Since 1790, the U.S. government has periodically recorded the national population. But due to a 72-year statutory restriction on census records, information collected from 1940 won’t be available for public view until early next month.
For past census releases, the U.S. National Archives and Records Administration (NARA) has provided data on microfilm—a decades-old preservation method that saves on space, but invariably restricts user access. For the 1940 census, archivists worked for over three years so that entire record could be seen online.
“We have taken that microfilm and digitized it. So for the first time the census will be available digitally,” explained archivist Connie Potter in a video for the upcoming NARA release.
The digitization process involved scanning each microfilm roll as one image, and then going back through the scan to split the segments into individual images. Images include census schedules, maps, and descriptions of enumeration districts.
It took a team of archivists three months to review each of the 3.9 million images, but according to NARA, the work will allow more people to examine the record than ever before. Archivists say the digital format will let users search the 1940 census from the Internet using public computers in their research rooms, or even from their own computer at home for free.
NARA expects that many people will be interested in viewing the vast record—one which provides a data-filled look into a particularly rough period in U.S. history.
“This is the 1940 census, but it describes the country during the Depression,” said Potter. “It reflects the economic dislocation; how many people were immigrants; how many people had what level of education.”
On its website, NARA promotes the upcoming release with videos describing technical details of the project, as well as old newsreel footage stressing the duty of each citizen to participate in the “permanent inventory of our nation.”
“The United States of America, youngest by far of the world’s great nations, stands today the envy of the civilized world,” says the World War II-era newsreel announcer. “Its more than 130 million people, its 33 million homes, its 7 million farms, [and] its vast panorama of other resources.”
The 1940 census asked the same questions as previous studies—population, age, education, and employment—but officials also decided to add questions on more personal matters, such as fertility, social security, and participation in various government programs.
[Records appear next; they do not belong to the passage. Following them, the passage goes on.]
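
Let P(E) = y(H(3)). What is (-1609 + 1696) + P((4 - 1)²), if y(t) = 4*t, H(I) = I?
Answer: 99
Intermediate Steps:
P(E) = 12 (P(E) = 4*3 = 12)
(-1609 + 1696) + P((4 - 1)²) = (-1609 + 1696) + 12 = 87 + 12 = 99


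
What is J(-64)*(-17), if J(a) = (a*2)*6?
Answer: 13056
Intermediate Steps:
J(a) = 12*a (J(a) = (2*a)*6 = 12*a)
J(-64)*(-17) = (12*(-64))*(-17) = -768*(-17) = 13056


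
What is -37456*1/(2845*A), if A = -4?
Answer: 9364/2845 ≈ 3.2914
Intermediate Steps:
-37456*1/(2845*A) = -37456/((-4*2845)) = -37456/(-11380) = -37456*(-1/11380) = 9364/2845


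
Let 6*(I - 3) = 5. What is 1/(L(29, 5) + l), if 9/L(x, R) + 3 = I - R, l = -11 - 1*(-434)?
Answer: 25/10521 ≈ 0.0023762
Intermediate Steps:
I = 23/6 (I = 3 + (⅙)*5 = 3 + ⅚ = 23/6 ≈ 3.8333)
l = 423 (l = -11 + 434 = 423)
L(x, R) = 9/(⅚ - R) (L(x, R) = 9/(-3 + (23/6 - R)) = 9/(⅚ - R))
1/(L(29, 5) + l) = 1/(-54/(-5 + 6*5) + 423) = 1/(-54/(-5 + 30) + 423) = 1/(-54/25 + 423) = 1/(10521/25) = 25/10521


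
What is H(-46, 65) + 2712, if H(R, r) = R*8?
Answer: 2344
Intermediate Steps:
H(R, r) = 8*R
H(-46, 65) + 2712 = 8*(-46) + 2712 = -368 + 2712 = 2344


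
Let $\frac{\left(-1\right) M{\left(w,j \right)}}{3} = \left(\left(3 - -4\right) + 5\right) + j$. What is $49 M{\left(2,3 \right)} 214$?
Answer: $-471870$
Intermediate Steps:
$M{\left(w,j \right)} = -36 - 3 j$ ($M{\left(w,j \right)} = - 3 \left(\left(\left(3 - -4\right) + 5\right) + j\right) = - 3 \left(\left(\left(3 + 4\right) + 5\right) + j\right) = - 3 \left(\left(7 + 5\right) + j\right) = - 3 \left(12 + j\right) = -36 - 3 j$)
$49 M{\left(2,3 \right)} 214 = 49 \left(-36 - 9\right) 214 = 49 \left(-45\right) 214 = \left(-2205\right) 214 = -471870$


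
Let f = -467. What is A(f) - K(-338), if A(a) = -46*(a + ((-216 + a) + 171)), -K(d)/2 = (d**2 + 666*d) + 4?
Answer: -176686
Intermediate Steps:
K(d) = -8 - 1332*d - 2*d**2 (K(d) = -2*((d**2 + 666*d) + 4) = -2*(4 + d**2 + 666*d) = -8 - 1332*d - 2*d**2)
A(a) = 2070 - 92*a (A(a) = -46*(a + (-45 + a)) = -46*(-45 + 2*a) = 2070 - 92*a)
A(f) - K(-338) = (2070 - 92*(-467)) - (-8 - 1332*(-338) - 2*(-338)**2) = (2070 + 42964) - (-8 + 450216 - 2*114244) = 45034 - (-8 + 450216 - 228488) = 45034 - 1*221720 = 45034 - 221720 = -176686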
However, it was the inquiries into income that drew the most controversy. One New Hampshire senator even mounted a campaign against the question, but was unsuccessful. To quell concerns, the census did allow individuals to send in a confidential card listing their income—an option according to NARA that was used by only 2 percent of the population.
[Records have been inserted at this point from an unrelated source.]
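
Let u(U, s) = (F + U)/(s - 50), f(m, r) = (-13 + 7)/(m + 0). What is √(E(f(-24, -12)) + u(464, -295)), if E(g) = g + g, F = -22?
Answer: 7*I*√7590/690 ≈ 0.88383*I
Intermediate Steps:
f(m, r) = -6/m
u(U, s) = (-22 + U)/(-50 + s) (u(U, s) = (-22 + U)/(s - 50) = (-22 + U)/(-50 + s))
E(g) = 2*g
√(E(f(-24, -12)) + u(464, -295)) = √(2*(-6/(-24)) + (-22 + 464)/(-50 - 295)) = √(2*(-6*(-1/24)) + 442/(-345)) = √(2*(¼) - 1/345*442) = √(½ - 442/345) = √(-539/690) = 7*I*√7590/690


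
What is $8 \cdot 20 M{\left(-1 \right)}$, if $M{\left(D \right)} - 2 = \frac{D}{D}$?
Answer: $480$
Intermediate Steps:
$M{\left(D \right)} = 3$ ($M{\left(D \right)} = 2 + \frac{D}{D} = 2 + 1 = 3$)
$8 \cdot 20 M{\left(-1 \right)} = 8 \cdot 20 \cdot 3 = 160 \cdot 3 = 480$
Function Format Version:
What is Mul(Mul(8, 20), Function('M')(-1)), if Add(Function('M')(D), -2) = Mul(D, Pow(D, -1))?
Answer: 480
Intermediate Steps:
Function('M')(D) = 3 (Function('M')(D) = Add(2, Mul(D, Pow(D, -1))) = Add(2, 1) = 3)
Mul(Mul(8, 20), Function('M')(-1)) = Mul(Mul(8, 20), 3) = Mul(160, 3) = 480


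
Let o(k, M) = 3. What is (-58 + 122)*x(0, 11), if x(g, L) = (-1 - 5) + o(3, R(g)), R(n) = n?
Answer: -192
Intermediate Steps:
x(g, L) = -3 (x(g, L) = (-1 - 5) + 3 = -6 + 3 = -3)
(-58 + 122)*x(0, 11) = (-58 + 122)*(-3) = 64*(-3) = -192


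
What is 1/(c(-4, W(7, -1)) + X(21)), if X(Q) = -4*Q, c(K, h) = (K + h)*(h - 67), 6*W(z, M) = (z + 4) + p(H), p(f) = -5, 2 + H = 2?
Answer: 1/114 ≈ 0.0087719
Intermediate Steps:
H = 0 (H = -2 + 2 = 0)
W(z, M) = -⅙ + z/6 (W(z, M) = ((z + 4) - 5)/6 = ((4 + z) - 5)/6 = (-1 + z)/6 = -⅙ + z/6)
c(K, h) = (-67 + h)*(K + h) (c(K, h) = (K + h)*(-67 + h) = (-67 + h)*(K + h))
1/(c(-4, W(7, -1)) + X(21)) = 1/(((-⅙ + (⅙)*7)² - 67*(-4) - 67*(-⅙ + (⅙)*7) - 4*(-⅙ + (⅙)*7)) - 4*21) = 1/(((-⅙ + 7/6)² + 268 - 67*(-⅙ + 7/6) - 4*(-⅙ + 7/6)) - 84) = 1/((1² + 268 - 67*1 - 4*1) - 84) = 1/((1 + 268 - 67 - 4) - 84) = 1/(198 - 84) = 1/114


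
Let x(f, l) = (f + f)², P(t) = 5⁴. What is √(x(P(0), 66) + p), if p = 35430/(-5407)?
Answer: √45680509992490/5407 ≈ 1250.0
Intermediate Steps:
P(t) = 625
p = -35430/5407 (p = 35430*(-1/5407) = -35430/5407 ≈ -6.5526)
x(f, l) = 4*f² (x(f, l) = (2*f)² = 4*f²)
√(x(P(0), 66) + p) = √(4*625² - 35430/5407) = √(4*390625 - 35430/5407) = √(1562500 - 35430/5407) = √(8448402070/5407) = √45680509992490/5407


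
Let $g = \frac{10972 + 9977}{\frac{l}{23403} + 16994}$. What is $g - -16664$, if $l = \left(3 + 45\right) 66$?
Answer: $\frac{2209330733149}{132571250} \approx 16665.0$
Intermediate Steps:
$l = 3168$ ($l = 48 \cdot 66 = 3168$)
$g = \frac{163423149}{132571250}$ ($g = \frac{10972 + 9977}{\frac{3168}{23403} + 16994} = \frac{20949}{3168 \cdot \frac{1}{23403} + 16994} = \frac{20949}{\frac{1056}{7801} + 16994} = \frac{20949}{\frac{132571250}{7801}} = 20949 \cdot \frac{7801}{132571250} = \frac{163423149}{132571250} \approx 1.2327$)
$g - -16664 = \frac{163423149}{132571250} - -16664 = \frac{163423149}{132571250} + 16664 = \frac{2209330733149}{132571250}$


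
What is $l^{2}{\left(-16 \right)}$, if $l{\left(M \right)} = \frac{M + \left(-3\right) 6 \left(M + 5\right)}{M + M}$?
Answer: $\frac{8281}{256} \approx 32.348$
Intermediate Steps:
$l{\left(M \right)} = \frac{-90 - 17 M}{2 M}$ ($l{\left(M \right)} = \frac{M - 18 \left(5 + M\right)}{2 M} = \left(M - \left(90 + 18 M\right)\right) \frac{1}{2 M} = \left(-90 - 17 M\right) \frac{1}{2 M} = \frac{-90 - 17 M}{2 M}$)
$l^{2}{\left(-16 \right)} = \left(- \frac{17}{2} - \frac{45}{-16}\right)^{2} = \left(- \frac{17}{2} - - \frac{45}{16}\right)^{2} = \left(- \frac{17}{2} + \frac{45}{16}\right)^{2} = \left(- \frac{91}{16}\right)^{2} = \frac{8281}{256}$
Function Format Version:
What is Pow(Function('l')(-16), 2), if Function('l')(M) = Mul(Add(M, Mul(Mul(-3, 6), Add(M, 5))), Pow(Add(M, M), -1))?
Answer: Rational(8281, 256) ≈ 32.348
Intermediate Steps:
Function('l')(M) = Mul(Rational(1, 2), Pow(M, -1), Add(-90, Mul(-17, M))) (Function('l')(M) = Mul(Add(M, Mul(-18, Add(5, M))), Pow(Mul(2, M), -1)) = Mul(Add(M, Add(-90, Mul(-18, M))), Mul(Rational(1, 2), Pow(M, -1))) = Mul(Add(-90, Mul(-17, M)), Mul(Rational(1, 2), Pow(M, -1))) = Mul(Rational(1, 2), Pow(M, -1), Add(-90, Mul(-17, M))))
Pow(Function('l')(-16), 2) = Pow(Add(Rational(-17, 2), Mul(-45, Pow(-16, -1))), 2) = Pow(Add(Rational(-17, 2), Mul(-45, Rational(-1, 16))), 2) = Pow(Add(Rational(-17, 2), Rational(45, 16)), 2) = Pow(Rational(-91, 16), 2) = Rational(8281, 256)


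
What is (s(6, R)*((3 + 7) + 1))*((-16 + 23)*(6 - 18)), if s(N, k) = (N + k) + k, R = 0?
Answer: -5544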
While accessing the 1940 census will be easier than earlier records, finding specific data on friends and relatives still requires a little digging. The Census Bureau didn’t establish a name index for the records, and NARA says they don’t have the staff or budget to create one now.
However, users will still be able to find people through the 1940 census if they know the enumeration district the individual lived in.
NARA offers an enumeration district database that users can search online, and street maps that show district boundaries. While eager users will be able to locate the areas they’re interested in now, further details of the 1940 census won’t be available until April 2.
“We’ll go live at 9 a.m. eastern time,” says Potter. “Happy searching.”